= Eric Kohler =

Eric Louis Kohler (1892–1976) was an American accountant, the author of a widely used dictionary of accounting.

== Life and work ==
Kohler was born on July 9, 1892, in Owosso, Michigan. He did his undergraduate studies at the University of Michigan, graduating in 1914, and went on to earn a master's degree from Northwestern University. He then worked at Arthur Andersen from 1915 to 1920 (interrupted by a stint in the Army Quartermaster Corps during World War I). From 1922 to 1928 he held a faculty position at Northwestern, while also working with Paul W. Pettengill for their own accounting firm, Kohler, Pettengill & Co. From 1935 to 1937 he worked again for Arthur Andersen.

During this time, Kohler was the author or co-author of several books on accounting, including Accounting Principles Underlying Federal Income Taxes, Principles of Auditing, and Accounting for Business Executives. He was president of the American Accounting Association in 1936, a role he would reprise in 1946, and editor of The Accounting Review from 1928 until 1942.

In 1938, Kohler entered public service, as the controller of the Tennessee Valley Authority, a position he held until 1941. During World War II, he worked in the Office of Emergency Management and War Production Board, and the Petroleum Administration for War. He received the Gold Medal of the American Institute of Certified Public Accountants in 1945. He was controller of the Economic Cooperation Administration, which oversaw the Marshall Plan, in 1948 and 1949, but otherwise worked as a private consultant in the postwar period.

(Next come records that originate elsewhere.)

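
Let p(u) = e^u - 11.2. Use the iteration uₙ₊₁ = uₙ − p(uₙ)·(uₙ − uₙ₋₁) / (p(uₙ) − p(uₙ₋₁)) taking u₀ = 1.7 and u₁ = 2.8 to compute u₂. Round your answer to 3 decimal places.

2.274

p(1.7) = -5.72605, p(2.8) = 5.24465
u₂ = 2.80000 − 5.24465·(2.80000 − 1.70000) / (5.24465 − (-5.72605)) = 2.80000 − (5.76911)/(10.97070) = 2.27413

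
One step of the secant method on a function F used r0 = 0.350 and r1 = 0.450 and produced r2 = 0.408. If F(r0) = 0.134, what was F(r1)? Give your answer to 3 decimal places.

-0.097

The secant line through (0.350, 0.134) and (0.450, F(r1)) crosses zero at r2 = 0.408.
So (0.350, 0.134), (0.450, F(r1)), (0.408, 0) are collinear:
F(r1) = 0.134 · (0.450 − 0.408) / (0.350 − 0.408) = 0.134 · (0.04200)/(-0.05800) = -0.09703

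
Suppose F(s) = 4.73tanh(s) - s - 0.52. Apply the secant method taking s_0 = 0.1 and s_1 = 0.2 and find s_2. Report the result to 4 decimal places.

0.1410

F(0.1) = -0.148570, F(0.2) = 0.213585
s_2 = 0.200000 − 0.213585·(0.200000 − 0.100000) / (0.213585 − (-0.148570)) = 0.200000 − (0.021359)/(0.362156) = 0.141024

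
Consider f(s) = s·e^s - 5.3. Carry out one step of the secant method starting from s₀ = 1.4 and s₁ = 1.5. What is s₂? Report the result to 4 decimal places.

1.3639

f(1.4) = 0.377280, f(1.5) = 1.422534
s₂ = 1.500000 − 1.422534·(1.500000 − 1.400000) / (1.422534 − 0.377280) = 1.500000 − (0.142253)/(1.045254) = 1.363905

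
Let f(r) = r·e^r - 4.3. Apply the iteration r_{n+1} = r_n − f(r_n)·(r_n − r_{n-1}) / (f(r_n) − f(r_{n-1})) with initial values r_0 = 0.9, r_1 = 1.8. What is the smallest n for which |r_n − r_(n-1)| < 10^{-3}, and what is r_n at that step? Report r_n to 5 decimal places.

n = 6, r_n = 1.24194

f(0.9) = -2.0863572, f(1.8) = 6.5893654
r_2 = 1.8000000 − 6.5893654·(0.9000000)/(8.6757226) = 1.1164340;  |Δ| = 0.6835660
f(1.1164340) = -0.8904725
r_3 = 1.1164340 − (-0.8904725)·(-0.6835660)/(-7.4798380) = 1.1978123;  |Δ| = 0.0813783
f(1.1978123) = -0.3318135
r_4 = 1.1978123 − (-0.3318135)·(0.0813783)/(0.5586591) = 1.2461467;  |Δ| = 0.0483344
f(1.2461467) = 0.0327518
r_5 = 1.2461467 − 0.0327518·(0.0483344)/(0.3645653) = 1.2418044;  |Δ| = 0.0043423
f(1.2418044) = -0.0010536
r_6 = 1.2418044 − (-0.0010536)·(-0.0043423)/(-0.0338054) = 1.2419398;  |Δ| = 0.0001353
|r_6 − r_5| = 0.0001353 < 10^{-3}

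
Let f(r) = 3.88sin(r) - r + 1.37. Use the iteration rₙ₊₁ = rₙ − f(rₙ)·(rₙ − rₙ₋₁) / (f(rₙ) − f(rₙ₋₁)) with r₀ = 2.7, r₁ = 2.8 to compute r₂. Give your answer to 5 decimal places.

f(2.7) = 0.3282339, f(2.8) = -0.1302460
r₂ = 2.8000000 − (-0.1302460)·(2.8000000 − 2.7000000) / (-0.1302460 − 0.3282339) = 2.8000000 − (-0.0130246)/(-0.4584799) = 2.7715918

2.77159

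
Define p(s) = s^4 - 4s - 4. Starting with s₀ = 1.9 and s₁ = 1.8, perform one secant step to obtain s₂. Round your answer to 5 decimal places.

p(1.9) = 1.4321000, p(1.8) = -0.7024000
s₂ = 1.8000000 − (-0.7024000)·(1.8000000 − 1.9000000) / (-0.7024000 − 1.4321000) = 1.8000000 − (0.0702400)/(-2.1345000) = 1.8329070

1.83291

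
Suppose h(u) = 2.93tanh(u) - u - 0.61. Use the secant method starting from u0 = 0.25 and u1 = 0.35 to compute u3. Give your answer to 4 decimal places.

0.3341

h(0.25) = -0.142388, h(0.35) = 0.025580
u2 = 0.350000 − 0.025580·(0.350000 − 0.250000) / (0.025580 − (-0.142388)) = 0.350000 − (0.002558)/(0.167969) = 0.334771
h(0.334771) = 0.001036
u3 = 0.334771 − 0.001036·(0.334771 − 0.350000) / (0.001036 − 0.025580) = 0.334771 − (-0.000016)/(-0.024544) = 0.334128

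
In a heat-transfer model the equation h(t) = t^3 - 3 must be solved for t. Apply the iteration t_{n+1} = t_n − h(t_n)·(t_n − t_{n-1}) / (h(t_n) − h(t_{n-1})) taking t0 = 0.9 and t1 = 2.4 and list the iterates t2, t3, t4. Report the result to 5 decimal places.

h(0.9) = -2.2710000, h(2.4) = 10.8240000
t2 = 2.4000000 − 10.8240000·(2.4000000 − 0.9000000) / (10.8240000 − (-2.2710000)) = 2.4000000 − (16.2360000)/(13.0950000) = 1.1601375
h(1.1601375) = -1.4385490
t3 = 1.1601375 − (-1.4385490)·(1.1601375 − 2.4000000) / (-1.4385490 − 10.8240000) = 1.1601375 − (1.7836031)/(-12.2625490) = 1.3055887
h(1.3055887) = -0.7745433
t4 = 1.3055887 − (-0.7745433)·(1.3055887 − 1.1601375) / (-0.7745433 − (-1.4385490)) = 1.3055887 − (-0.1126583)/(0.6640058) = 1.4752533

1.16014, 1.30559, 1.47525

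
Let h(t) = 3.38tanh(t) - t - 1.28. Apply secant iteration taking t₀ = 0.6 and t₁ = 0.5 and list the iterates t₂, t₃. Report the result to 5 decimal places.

0.64226, 0.64747

h(0.6) = -0.0647725, h(0.5) = -0.2180440
t₂ = 0.5000000 − (-0.2180440)·(0.5000000 − 0.6000000) / (-0.2180440 − (-0.0647725)) = 0.5000000 − (0.0218044)/(-0.1532715) = 0.6422599
h(0.6422599) = -0.0077051
t₃ = 0.6422599 − (-0.0077051)·(0.6422599 − 0.5000000) / (-0.0077051 − (-0.2180440)) = 0.6422599 − (-0.0010961)/(0.2103390) = 0.6474712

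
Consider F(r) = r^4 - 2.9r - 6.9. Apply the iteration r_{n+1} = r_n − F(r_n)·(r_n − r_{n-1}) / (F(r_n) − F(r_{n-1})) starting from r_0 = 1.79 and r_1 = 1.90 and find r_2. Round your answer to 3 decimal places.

F(1.79) = -1.82474, F(1.90) = 0.62210
r_2 = 1.90000 − 0.62210·(1.90000 − 1.79000) / (0.62210 − (-1.82474)) = 1.90000 − (0.06843)/(2.44684) = 1.87203

1.872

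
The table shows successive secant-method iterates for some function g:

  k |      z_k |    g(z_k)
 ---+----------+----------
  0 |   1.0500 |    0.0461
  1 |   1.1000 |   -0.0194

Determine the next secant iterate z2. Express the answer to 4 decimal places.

z2 = 1.1000 − (-0.0194)·(1.1000 − 1.0500) / (-0.0194 − 0.0461)
   = 1.1000 − (-0.000970)/(-0.065500) = 1.085191

1.0852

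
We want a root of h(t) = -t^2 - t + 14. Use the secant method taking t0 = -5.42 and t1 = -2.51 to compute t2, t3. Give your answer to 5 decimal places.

h(-5.42) = -9.9564000, h(-2.51) = 10.2099000
t2 = -2.5100000 − 10.2099000·(-2.5100000 − (-5.4200000)) / (10.2099000 − (-9.9564000)) = -2.5100000 − (29.7108090)/(20.1663000) = -3.9832900
h(-3.9832900) = 2.1166905
t3 = -3.9832900 − 2.1166905·(-3.9832900 − (-2.5100000)) / (2.1166905 − 10.2099000) = -3.9832900 − (-3.1184990)/(-8.0932095) = -4.3686129

-3.98329, -4.36861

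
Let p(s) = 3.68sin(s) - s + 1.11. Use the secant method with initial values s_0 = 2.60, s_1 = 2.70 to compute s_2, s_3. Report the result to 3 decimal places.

p(2.60) = 0.40705, p(2.70) = -0.01724
s_2 = 2.70000 − (-0.01724)·(2.70000 − 2.60000) / (-0.01724 − 0.40705) = 2.70000 − (-0.00172)/(-0.42429) = 2.69594
p(2.69594) = 0.00033
s_3 = 2.69594 − 0.00033·(2.69594 − 2.70000) / (0.00033 − (-0.01724)) = 2.69594 − (0.00000)/(0.01757) = 2.69601

2.696, 2.696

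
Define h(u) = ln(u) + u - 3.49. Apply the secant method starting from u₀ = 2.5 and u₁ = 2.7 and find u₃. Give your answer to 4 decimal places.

h(2.5) = -0.073709, h(2.7) = 0.203252
u₂ = 2.700000 − 0.203252·(2.700000 − 2.500000) / (0.203252 − (-0.073709)) = 2.700000 − (0.040650)/(0.276961) = 2.553227
h(2.553227) = 0.000585
u₃ = 2.553227 − 0.000585·(2.553227 − 2.700000) / (0.000585 − 0.203252) = 2.553227 − (-0.000086)/(-0.202666) = 2.552803

2.5528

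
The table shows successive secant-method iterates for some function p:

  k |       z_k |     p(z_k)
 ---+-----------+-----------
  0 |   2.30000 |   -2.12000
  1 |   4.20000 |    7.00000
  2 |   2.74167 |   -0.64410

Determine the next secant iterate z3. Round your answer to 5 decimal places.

2.86455

z3 = 2.74167 − (-0.64410)·(2.74167 − 4.20000) / (-0.64410 − 7.00000)
   = 2.74167 − (0.9393104)/(-7.6441000) = 2.8645504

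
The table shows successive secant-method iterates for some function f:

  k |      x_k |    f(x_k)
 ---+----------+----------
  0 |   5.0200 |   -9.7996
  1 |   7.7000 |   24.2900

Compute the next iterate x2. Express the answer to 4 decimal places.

5.7904

x2 = 7.7000 − 24.2900·(7.7000 − 5.0200) / (24.2900 − (-9.7996))
   = 7.7000 − (65.097200)/(34.089600) = 5.790409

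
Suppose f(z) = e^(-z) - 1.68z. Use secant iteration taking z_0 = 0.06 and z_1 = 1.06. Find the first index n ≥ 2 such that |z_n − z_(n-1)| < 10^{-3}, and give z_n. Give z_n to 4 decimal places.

f(0.06) = 0.840965, f(1.06) = -1.434344
z_2 = 1.060000 − (-1.434344)·(1.000000)/(-2.275309) = 0.429605;  |Δ| = 0.630395
f(0.429605) = -0.070969
z_3 = 0.429605 − (-0.070969)·(-0.630395)/(1.363375) = 0.396790;  |Δ| = 0.032815
f(0.396790) = 0.005868
z_4 = 0.396790 − 0.005868·(-0.032815)/(0.076838) = 0.399296;  |Δ| = 0.002506
f(0.399296) = -0.000025
z_5 = 0.399296 − (-0.000025)·(0.002506)/(-0.005894) = 0.399285;  |Δ| = 0.000011
|z_5 − z_4| = 0.000011 < 10^{-3}

n = 5, z_n = 0.3993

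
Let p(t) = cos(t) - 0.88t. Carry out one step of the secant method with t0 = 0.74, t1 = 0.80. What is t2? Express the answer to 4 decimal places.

p(0.74) = 0.087269, p(0.80) = -0.007293
t2 = 0.800000 − (-0.007293)·(0.800000 − 0.740000) / (-0.007293 − 0.087269) = 0.800000 − (-0.000438)/(-0.094562) = 0.795372

0.7954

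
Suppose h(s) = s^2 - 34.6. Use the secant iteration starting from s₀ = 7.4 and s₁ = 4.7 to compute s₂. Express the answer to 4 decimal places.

h(7.4) = 20.160000, h(4.7) = -12.510000
s₂ = 4.700000 − (-12.510000)·(4.700000 − 7.400000) / (-12.510000 − 20.160000) = 4.700000 − (33.777000)/(-32.670000) = 5.733884

5.7339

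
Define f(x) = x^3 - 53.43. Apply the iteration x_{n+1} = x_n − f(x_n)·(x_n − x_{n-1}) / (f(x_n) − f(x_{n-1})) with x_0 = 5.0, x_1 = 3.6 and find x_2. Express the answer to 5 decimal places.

f(5.0) = 71.5700000, f(3.6) = -6.7740000
x_2 = 3.6000000 − (-6.7740000)·(3.6000000 − 5.0000000) / (-6.7740000 − 71.5700000) = 3.6000000 − (9.4836000)/(-78.3440000) = 3.7210508

3.72105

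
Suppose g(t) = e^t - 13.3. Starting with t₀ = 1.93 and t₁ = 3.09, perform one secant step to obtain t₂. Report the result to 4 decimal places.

g(1.93) = -6.410490, g(3.09) = 8.677078
t₂ = 3.090000 − 8.677078·(3.090000 − 1.930000) / (8.677078 − (-6.410490)) = 3.090000 − (10.065410)/(15.087568) = 2.422867

2.4229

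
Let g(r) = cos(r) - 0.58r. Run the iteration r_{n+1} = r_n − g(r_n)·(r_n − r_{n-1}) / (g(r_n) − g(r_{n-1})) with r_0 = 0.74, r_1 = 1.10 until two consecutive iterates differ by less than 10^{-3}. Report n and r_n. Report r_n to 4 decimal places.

n = 4, r_n = 0.9719

g(0.74) = 0.309269, g(1.10) = -0.184404
r_2 = 1.100000 − (-0.184404)·(0.360000)/(-0.493672) = 0.965527;  |Δ| = 0.134473
g(0.965527) = 0.008977
r_3 = 0.965527 − 0.008977·(-0.134473)/(0.193381) = 0.971770;  |Δ| = 0.006243
g(0.971770) = 0.000212
r_4 = 0.971770 − 0.000212·(0.006243)/(-0.008765) = 0.971921;  |Δ| = 0.000151
|r_4 − r_3| = 0.000151 < 10^{-3}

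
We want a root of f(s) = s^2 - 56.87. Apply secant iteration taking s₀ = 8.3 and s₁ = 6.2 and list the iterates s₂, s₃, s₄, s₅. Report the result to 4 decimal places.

f(8.3) = 12.020000, f(6.2) = -18.430000
s₂ = 6.200000 − (-18.430000)·(6.200000 − 8.300000) / (-18.430000 − 12.020000) = 6.200000 − (38.703000)/(-30.450000) = 7.471034
f(7.471034) = -1.053644
s₃ = 7.471034 − (-1.053644)·(7.471034 − 6.200000) / (-1.053644 − (-18.430000)) = 7.471034 − (-1.339218)/(17.376356) = 7.548106
f(7.548106) = 0.103900
s₄ = 7.548106 − 0.103900·(7.548106 − 7.471034) / (0.103900 − (-1.053644)) = 7.548106 − (0.008008)/(1.157544) = 7.541188
f(7.541188) = -0.000485
s₅ = 7.541188 − (-0.000485)·(7.541188 − 7.548106) / (-0.000485 − 0.103900) = 7.541188 − (0.000003)/(-0.104386) = 7.541220

7.4710, 7.5481, 7.5412, 7.5412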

In 1937, the American Institute of Accountants' Committee on Terminology was disbanded. Kohler held strong beliefs that the terminology of accounting should be precise and meaningful, avoiding vague terms with situation-dependent meanings. To bring these ideas into accounting practice, and articulate his theories of proper accounting, he began working on his Dictionary for Accountants, which he finally published in 1952. The dictionary became his life work; it would go through five editions in his lifetime (the fifth in 1975) and more later.

In the 1950s and 1960s, as well as consulting and working on his dictionary, Kohler served as a visiting professor at several universities and wrote two more books, Accounting in the Federal Government and Accounting for Management. Alpha Kappa Psi gave him their Foundation Award in 1958. He became the 25th inductee into the Accounting Hall of Fame in 1961.

Kohler died, unmarried, on February 20, 1976.

== Selected publications ==
Kohler published a number of books and over 100 articles. Books, a selection:
- Kohler, Eric. Accounting Principles Underlying Federal Income Taxes, 1924.
- Kohler, Eric and Paul W. Pettengill. Principles of Auditing. 1924.
- Kohler, Eric and Paul L. Morrison. Principles of Accounting. 1926.
- Kohler, Eric. Accounting for Business Executives, 1927.
- Kohler, Eric. Advanced Accounting Problems and Solutions to Advanced Accounting Problems, 1939.
- Kohler, Eric. Auditing, An Introduction to the Work of the Public Accountant. 1947.
- Kohler, Eric. A Dictionary for Accountants, 1952.
- Kohler, Eric and Howard W. Wright. Accounting in the Federal Government, 1956.
- Kohler, Eric. Accounting for Management, 1965.